Na mesa de jantar ou no corredor de um supermercado, não é difícil nos defrontarmos, mesmo sem perceber e atentar para a denominação, com o dilema do onívoro: produto orgânico ou convencional? Peixe do mar ou criado em tanques? Alimento com ou sem gordura trans? Gado criado em confinamento ou sob pastagem? Devo virar vegetariano?  E se virar vegetariano, um do tipo moderado ou um vegano radical? Açúcar ou adoçante? É seguro comer um alimento que contém produto transgênico? Gordura vegetal ou banha de porco? Que significa “saudável para o coração”?  Que é TBHQ ou goma xantana?
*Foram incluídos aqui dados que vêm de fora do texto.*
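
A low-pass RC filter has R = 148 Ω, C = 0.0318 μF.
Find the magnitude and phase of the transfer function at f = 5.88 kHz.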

Afinal, para onde vão me levar todos esses questionamentos?

Possivelmente, a melhor maneira de enfrentarmos o dilema do onívoro desse começo de século XXI é o entendimento das cadeias alimentares que nos sustentam, desde o início do processo de produção do alimento, passando pelas fases de processamento industrial, armazenamento e comercialização até chegar à mesa na forma de comida.

Compreender o nosso lugar nessa cadeia alimentar e ter consciência que a nossa condição de onívoro moldou a postura que temos em relação ao mundo natural, particularmente frente às espécies que nos servem de comida.

As adaptações que o homem sofreu ao longo da evolução das espécies serviram para que conseguíssemos derrotar as defesas de outras criaturas e pudéssemos comê-las (inclua-se a capacidade de caça, a invenção da agricultura e o ato de cozinhar utilizando fogo, que permitiu tornar os alimentos mais palatáveis, digeríveis e eliminar toxinas).

Há filósofos que atribuem ao apetite humano a responsabilidade tanto pela nossa selvageria quanto pela nossa civilidade. Uma criatura para quem era possível comer qualquer coisa (inclusive outros seres humanos, que o diga o bispo Sardinha, deglutido pelos Caetés em 1556) necessita especialmente de regras éticas, costumes e rituais no que tange aos alimentos e à alimentação.

Comer talvez seja algo que nos define (o quê e como comemos). Por isso é muito mais que um mero “ato agrícola”. É, ao mesmo tempo, também um ato ecológico e um ato político. Não é outra a razão, que leva muitas pessoas a comerem como autômatos na extremidade da cadeia alimentar industrial: pensar no assunto pode estragar o apetite.